O’Donnell says her munificence has an edgier, more selfish side. “Overly generous people, people whose need to give is nearly pathological, there is something behind that, an unworthiness, a sense of guilt that they shouldn’t have as much as they do,” she says. Her mother’s death, she says, also explains why she does so much to help others, especially kids. She blurs the line, she says, between herself and them.

O’Donnell is back in her crafts studio, painting. She’s developing a sitcom, she says, with Alice Hoffman. It’s about an Erma Bombeck–esque Newsday columnist who has lost her girlfriend to breast cancer. She is also set to star in an upcoming Broadway drama, Folding the Monster, with Danny Aiello.

O’Donnell insists, however, that she no longer wants to be seen mainly as an entertainer. “When everyone wants to relate to you as that one slice of pie that they’re seeing for an hour a day—I mean, that part is true and real, that’s not a con. But, you know, there’s twelve pieces in a pizza. There are other parts—there is the political part, the gay part, the depressed part. There’s the overweight part. There’s the happy part.
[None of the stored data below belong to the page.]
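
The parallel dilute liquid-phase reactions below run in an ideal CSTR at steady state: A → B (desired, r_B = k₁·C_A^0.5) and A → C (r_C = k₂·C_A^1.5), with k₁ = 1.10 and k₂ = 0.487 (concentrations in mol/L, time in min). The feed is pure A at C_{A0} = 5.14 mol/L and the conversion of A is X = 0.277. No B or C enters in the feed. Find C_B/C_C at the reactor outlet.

Exit C_A = C_{A0}(1−X) = 5.14×0.723 = 3.716 mol/L.
A CSTR operates uniformly at the exit composition, giving r_B = 2.121 and r_C = 3.489 (each k·C_A^n at C_A = 3.716).
Overall selectivity = C_B/C_C = r_Bτ/(r_Cτ) = r_B/r_C = 0.608.

0.608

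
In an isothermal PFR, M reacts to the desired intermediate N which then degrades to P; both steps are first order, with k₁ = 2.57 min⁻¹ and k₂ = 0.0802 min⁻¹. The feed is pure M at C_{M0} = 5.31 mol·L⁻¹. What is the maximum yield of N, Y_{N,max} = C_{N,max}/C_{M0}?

0.894

For a first-order series the maximum intermediate yield is C_{N,max}/C_{M0} = (k₁/k₂)^[k₂/(k₂−k₁)].
= (2.57/0.0802)^(0.0802/(0.0802−2.57)) = (32.04)^(-0.03221) = 0.8943.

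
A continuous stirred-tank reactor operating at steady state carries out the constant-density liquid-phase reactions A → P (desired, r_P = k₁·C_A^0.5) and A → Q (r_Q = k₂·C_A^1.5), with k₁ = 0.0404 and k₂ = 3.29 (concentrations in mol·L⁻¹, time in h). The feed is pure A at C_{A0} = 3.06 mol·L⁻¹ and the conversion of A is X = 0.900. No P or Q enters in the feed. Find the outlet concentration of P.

0.106 mol·L⁻¹

Exit C_A = C_{A0}(1−X) = 3.06×0.100 = 0.3060 mol·L⁻¹.
Rates in a CSTR are evaluated at the outlet concentration: r_P = 0.0404×0.3060^0.5 = 0.02235, r_Q = 3.29×0.3060^1.5 = 0.5569.
Fraction of consumed A going to P: r_P/(r_P+r_Q) = 0.03858.
C_P = 0.03858·C_{A0}·X = 0.03858×3.06×0.900 = 0.106 mol·L⁻¹.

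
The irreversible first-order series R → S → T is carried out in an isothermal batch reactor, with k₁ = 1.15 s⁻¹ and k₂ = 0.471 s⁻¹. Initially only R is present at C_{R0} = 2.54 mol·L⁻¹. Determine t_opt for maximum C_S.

1.31 s

The intermediate peaks when r₁ = r₂, i.e. k₁e^(−k₁t) = k₂e^(−k₂t), giving t_opt = ln(k₂/k₁)/(k₂−k₁).
= ln(0.471/1.15)/(0.471−1.15) = ln(0.4096)/-0.6790 = -0.8927/-0.6790 = 1.31 s.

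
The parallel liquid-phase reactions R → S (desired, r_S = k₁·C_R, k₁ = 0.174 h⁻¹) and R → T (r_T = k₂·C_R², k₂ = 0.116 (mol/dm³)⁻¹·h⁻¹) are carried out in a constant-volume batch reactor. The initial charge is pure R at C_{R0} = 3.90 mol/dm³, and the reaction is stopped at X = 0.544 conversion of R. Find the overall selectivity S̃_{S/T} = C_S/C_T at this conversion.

0.545

C_R = C_{R0}(1−X) = 1.778 mol/dm³.
Along a PFR/batch, dC_S/dC_R = −r_S/(r_S+r_T) = −k₁/(k₁+k₂·C_R).
Integrating from C_{R0} to C_R: C_S = (0.174/0.116)·ln[(0.174+0.116·3.90)/(0.174+0.116·1.78)] = 1.500·ln(0.6264/0.3803) = 0.7486 mol/dm³.
C_T = (C_{R0}−C_R)−C_S = 1.373 mol/dm³; S̃_{S/T} = 0.7486/1.373 = 0.545.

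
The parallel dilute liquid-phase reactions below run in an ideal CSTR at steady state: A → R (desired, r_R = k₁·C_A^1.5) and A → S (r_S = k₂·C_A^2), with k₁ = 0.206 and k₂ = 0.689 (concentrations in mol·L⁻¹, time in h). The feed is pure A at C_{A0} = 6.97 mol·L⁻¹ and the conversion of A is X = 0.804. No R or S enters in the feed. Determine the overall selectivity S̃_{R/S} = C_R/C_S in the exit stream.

0.256

Exit C_A = C_{A0}(1−X) = 6.97×0.196 = 1.366 mol·L⁻¹.
Rates in a CSTR are evaluated at the outlet concentration: r_R = 0.206×1.366^1.5 = 0.3289, r_S = 0.689×1.366^2 = 1.286.
Overall selectivity = C_R/C_S = r_Rτ/(r_Sτ) = r_R/r_S = 0.256.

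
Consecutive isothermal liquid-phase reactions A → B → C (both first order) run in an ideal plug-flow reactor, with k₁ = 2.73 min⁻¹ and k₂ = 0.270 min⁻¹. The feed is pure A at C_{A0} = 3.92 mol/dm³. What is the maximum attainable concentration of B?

3.04 mol/dm³

At the optimum, C_{B,max}/C_{A0} = (k₁/k₂)^[k₂/(k₂−k₁)].
= (2.73/0.270)^(0.270/(0.270−2.73)) = (10.11)^(-0.1098) = 0.7757.
C_{B,max} = 0.7757×3.92 = 3.04 mol/dm³.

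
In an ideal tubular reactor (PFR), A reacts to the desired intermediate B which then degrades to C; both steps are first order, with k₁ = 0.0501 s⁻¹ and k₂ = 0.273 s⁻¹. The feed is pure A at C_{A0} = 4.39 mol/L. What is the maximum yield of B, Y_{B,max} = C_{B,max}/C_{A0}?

At the optimum, C_{B,max}/C_{A0} = (k₁/k₂)^[k₂/(k₂−k₁)].
= (0.0501/0.273)^(0.273/(0.273−0.0501)) = (0.1835)^(1.225) = 0.1254.

0.125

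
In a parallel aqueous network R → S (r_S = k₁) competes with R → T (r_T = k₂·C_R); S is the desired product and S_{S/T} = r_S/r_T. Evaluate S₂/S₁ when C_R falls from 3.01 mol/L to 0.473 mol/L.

S_{S/T} = (k₁/k₂)·C_R⁻¹, so S₂/S₁ = (C_{R,2}/C_{R,1})⁻¹.
= 3.01/0.473 = 6.36.

6.36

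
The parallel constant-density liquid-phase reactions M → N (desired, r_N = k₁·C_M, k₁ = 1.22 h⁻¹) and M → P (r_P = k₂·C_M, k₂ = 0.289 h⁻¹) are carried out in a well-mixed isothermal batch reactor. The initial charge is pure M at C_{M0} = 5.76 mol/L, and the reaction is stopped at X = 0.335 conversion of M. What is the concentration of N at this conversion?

C_M = C_{M0}(1−X) = 3.830 mol/L.
Both paths are first order in M, so the instantaneous fraction to N is constant: dC_N/d(−C_M) = k₁/(k₁+k₂) = 0.8085.
C_N = 0.8085·(C_{M0}−C_M) = 0.8085×1.930 = 1.56 mol/L.

1.56 mol/L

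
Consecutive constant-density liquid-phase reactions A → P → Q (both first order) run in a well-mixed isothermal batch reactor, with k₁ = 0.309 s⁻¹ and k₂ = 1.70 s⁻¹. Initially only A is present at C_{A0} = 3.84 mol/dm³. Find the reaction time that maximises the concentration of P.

1.23 s

Setting dC_P/dt = 0 gives t_opt = ln(k₂/k₁)/(k₂−k₁).
= ln(1.70/0.309)/(1.70−0.309) = ln(5.502)/1.391 = 1.705/1.391 = 1.23 s.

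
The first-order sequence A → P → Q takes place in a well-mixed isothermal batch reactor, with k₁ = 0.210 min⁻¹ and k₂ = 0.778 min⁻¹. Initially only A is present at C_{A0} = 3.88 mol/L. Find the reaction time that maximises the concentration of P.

For first-order series the maximum of C_P occurs at t_opt = ln(k₂/k₁)/(k₂−k₁).
= ln(0.778/0.210)/(0.778−0.210) = ln(3.705)/0.5680 = 1.310/0.5680 = 2.31 min.

2.31 min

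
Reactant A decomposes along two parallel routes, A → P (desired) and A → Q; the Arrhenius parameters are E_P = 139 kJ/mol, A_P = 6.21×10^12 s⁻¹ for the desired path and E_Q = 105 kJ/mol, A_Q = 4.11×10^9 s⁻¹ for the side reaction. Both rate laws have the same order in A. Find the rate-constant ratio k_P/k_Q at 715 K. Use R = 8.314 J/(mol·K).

Since both paths have the same order in A, the concentration cancels and S_{P/Q} = k_P/k_Q = (A_P/A_Q)·exp[(E_Q−E_P)/(RT)].
(E_Q−E_P)/(RT) = (105−139)×10³/(8.314×715) = -34000/5945 = -5.720.
k_P/k_Q = (6.21×10^12/4.11×10^9)·exp(-5.720) = 1511 × 0.003281 = 4.96.
Since E_P > E_Q, raising the temperature improves selectivity toward P.

4.96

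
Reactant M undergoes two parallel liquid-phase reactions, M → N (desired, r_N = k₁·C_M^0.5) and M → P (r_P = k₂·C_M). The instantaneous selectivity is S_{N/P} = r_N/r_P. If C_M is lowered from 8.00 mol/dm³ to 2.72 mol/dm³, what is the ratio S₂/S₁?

1.71

S_{N/P} = (k₁/k₂)·C_M^-0.5, so S₂/S₁ = (C_{M,2}/C_{M,1})^-0.5.
= (2.72/8.00)^(-0.5) = (0.3400)^(-0.5) = 1.71.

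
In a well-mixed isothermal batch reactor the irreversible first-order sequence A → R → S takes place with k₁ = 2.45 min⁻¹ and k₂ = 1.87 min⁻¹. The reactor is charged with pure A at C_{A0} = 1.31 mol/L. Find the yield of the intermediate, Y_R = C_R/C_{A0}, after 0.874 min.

0.328

Solving the coupled first-order balances gives C_R(t) = [k₁/(k₂−k₁)]·C_{A0}·(e^(−k₁t) − e^(−k₂t)).
e^(−k₁t) = e^(−2.45×0.874) = e^(−2.141) = 0.1175; e^(−k₂t) = e^(−1.634) = 0.1951.
C_R = 2.45×1.31/(1.87−2.45) × (0.1175−0.1951) = (-5.534)×(-0.07757) = 0.4293 mol/L.
Y_R = C_R/C_{A0} = 0.4293/1.31 = 0.328.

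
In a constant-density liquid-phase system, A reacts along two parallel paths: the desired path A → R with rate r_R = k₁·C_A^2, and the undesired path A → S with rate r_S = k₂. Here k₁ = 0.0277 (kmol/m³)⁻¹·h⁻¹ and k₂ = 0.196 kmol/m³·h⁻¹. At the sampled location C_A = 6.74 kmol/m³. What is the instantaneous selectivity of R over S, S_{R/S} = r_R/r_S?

6.42

S_{R/S} = r_R/r_S = (k₁·C_A^2)/(k₂) = (k₁/k₂)·C_A^2.
= (0.0277×6.740^2) / (0.196) = 1.258/0.1960 = 6.42.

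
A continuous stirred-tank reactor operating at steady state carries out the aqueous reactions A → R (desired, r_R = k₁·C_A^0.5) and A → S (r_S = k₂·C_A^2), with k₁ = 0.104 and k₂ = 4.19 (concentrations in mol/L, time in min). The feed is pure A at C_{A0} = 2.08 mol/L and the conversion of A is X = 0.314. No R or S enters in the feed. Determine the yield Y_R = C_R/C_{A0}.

Exit C_A = C_{A0}(1−X) = 2.08×0.686 = 1.427 mol/L.
A CSTR operates uniformly at the exit composition, giving r_R = 0.1242 and r_S = 8.531 (each k·C_A^n at C_A = 1.427).
Fraction of consumed A going to R: r_R/(r_R+r_S) = 0.01435.
C_R = 0.01435·C_{A0}·X = 0.01435×2.08×0.314 = 0.00937 mol/L; Y_R = C_R/C_{A0} = 0.00451.

0.00451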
There are all different parts, like everyone.”

O’Donnell puts down her paintbrush. She wants to be a philanthropic brand, à la Paul Newman, she says. Other than that, she has no plans. “My whole life was, my mother died before she was 40, so I thought if I got to 40, I might be able to make it. I might be able to live like my grandmother to 78,” she says. O’Donnell likes to ask people this question: If you could be guaranteed to live to a certain age, what number would you take? “I’d take 78 right now, you kidding me?” she says. “I always ask everyone that, and they go, ‘I’ve never thought of that.’ I’m like, ‘It’s all I think about!’ Would I take 63 as a guarantee? Let’s see. I’m 44; at 63, my daughter Vivie will be 22. To guarantee I’d get there? I might.”